Em dezembro de 2024, a Comissão Federal de Comércio (FTC), nos Estados Unidos, anunciou duas ações de execução contra grandes empresas agregadoras de dados, a Mobilewalla, Inc. (“Mobilewalla”) e a Gravy Analytics Inc. (“Gravy Analytics”), por suposto uso indevido e práticas desleais relacionadas à coleta e transferência de dados sensíveis de consumidores.

As ações contra a Mobilewalla e a Gravy Analytics (e sua subsidiária, Venntel Inc. (“Venntel”)) dão continuidade à aplicação da autoridade de práticas desleais da Seção 5 à venda de dados sensíveis de localização de consumidores.

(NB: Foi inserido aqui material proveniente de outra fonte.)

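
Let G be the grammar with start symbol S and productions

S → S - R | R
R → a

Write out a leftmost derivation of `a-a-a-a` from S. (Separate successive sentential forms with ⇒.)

S ⇒ S-R ⇒ S-R-R ⇒ S-R-R-R ⇒ R-R-R-R ⇒ a-R-R-R ⇒ a-a-R-R ⇒ a-a-a-R ⇒ a-a-a-a

S ⇒ S-R   [S → S - R]
S-R ⇒ S-R-R   [S → S - R]
S-R-R ⇒ S-R-R-R   [S → S - R]
S-R-R-R ⇒ R-R-R-R   [S → R]
R-R-R-R ⇒ a-R-R-R   [R → a]
a-R-R-R ⇒ a-a-R-R   [R → a]
a-a-R-R ⇒ a-a-a-R   [R → a]
a-a-a-R ⇒ a-a-a-a   [R → a]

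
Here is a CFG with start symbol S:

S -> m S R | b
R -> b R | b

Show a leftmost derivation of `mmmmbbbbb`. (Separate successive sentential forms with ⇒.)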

A ação contra a corretora de dados de localização Mobilewalla também representou a primeira proibição da agência à coleta de dados de consumidores em trocas de lances em tempo real (RTB). As trocas de RTB são um mecanismo digital que os editores online usam para leiloar espaços publicitários digitais para anunciantes. Para garantir que o anúncio seja personalizado para o consumidor-alvo, os editores online podem compartilhar a localização e as informações pessoais do consumidor com os anunciantes como parte do processo de licitação.

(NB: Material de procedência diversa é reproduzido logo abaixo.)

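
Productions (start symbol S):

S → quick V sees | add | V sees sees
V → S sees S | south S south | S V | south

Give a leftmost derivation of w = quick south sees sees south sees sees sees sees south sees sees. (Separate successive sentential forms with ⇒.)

S ⇒ V sees sees ⇒ S V sees sees ⇒ V sees sees V sees sees ⇒ S sees S sees sees V sees sees ⇒ quick V sees sees S sees sees V sees sees ⇒ quick south sees sees S sees sees V sees sees ⇒ quick south sees sees V sees sees sees sees V sees sees ⇒ quick south sees sees south sees sees sees sees V sees sees ⇒ quick south sees sees south sees sees sees sees south sees sees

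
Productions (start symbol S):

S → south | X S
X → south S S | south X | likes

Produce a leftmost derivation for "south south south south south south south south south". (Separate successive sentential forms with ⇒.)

S ⇒ X S ⇒ south X S ⇒ south south S S S ⇒ south south X S S S ⇒ south south south X S S S ⇒ south south south south S S S S S ⇒ south south south south south S S S S ⇒ south south south south south south S S S ⇒ south south south south south south south S S ⇒ south south south south south south south south S ⇒ south south south south south south south south south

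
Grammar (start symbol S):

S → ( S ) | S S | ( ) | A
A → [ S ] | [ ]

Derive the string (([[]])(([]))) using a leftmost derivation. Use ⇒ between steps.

S ⇒ (S)   [S → ( S )]
(S) ⇒ (SS)   [S → S S]
(SS) ⇒ ((S)S)   [S → ( S )]
((S)S) ⇒ ((A)S)   [S → A]
((A)S) ⇒ (([S])S)   [A → [ S ]]
(([S])S) ⇒ (([A])S)   [S → A]
(([A])S) ⇒ (([[]])S)   [A → [ ]]
(([[]])S) ⇒ (([[]])(S))   [S → ( S )]
(([[]])(S)) ⇒ (([[]])((S)))   [S → ( S )]
(([[]])((S))) ⇒ (([[]])((A)))   [S → A]
(([[]])((A))) ⇒ (([[]])(([])))   [A → [ ]]

S ⇒ (S) ⇒ (SS) ⇒ ((S)S) ⇒ ((A)S) ⇒ (([S])S) ⇒ (([A])S) ⇒ (([[]])S) ⇒ (([[]])(S)) ⇒ (([[]])((S))) ⇒ (([[]])((A))) ⇒ (([[]])(([])))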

Embora a ação da Mobilewalla destaque como diferentes tecnologias estão sendo usadas para coletar dados do consumidor, as ações de execução da Mobilewalla e da Gravy Analytics são apenas as mais recentes de uma série de decisões da FTC alegando uso indevido de dados de localização confidenciais dos consumidores por agregadores de dados.

Resumo das Reclamações

A Gravy Analytics e a Venntel coletam e vendem dados precisos de localização do consumidor obtidos de outros fornecedores de dados. Esses dados de geolocalização são selecionados de fornecedores terceirizados antes de serem vendidos a clientes dos setores público e privado.

De acordo com a FTC, a Gravy Analytics e a Venntel continuaram a coletar dados de geolocalização dos consumidores mesmo após descobrirem que os consumidores não forneceram consentimento informado e venderam características sensíveis, como afiliações religiosas e decisões médicas dos consumidores, com base nos dados de geolocalização. Semelhante à Gravy Analytics e à Venntel, a Mobilewalla é uma corretora de dados que obtém dados de localização do consumidor de fornecedores terceirizados, em vez de diretamente dos consumidores.

De acordo com a FTC, a Mobilewalla coletou e reteve dados de consumidores de corretoras de RTB e vendeu dados sensíveis de geolocalização dos consumidores sem garantir que os consumidores fornecessem consentimento informado.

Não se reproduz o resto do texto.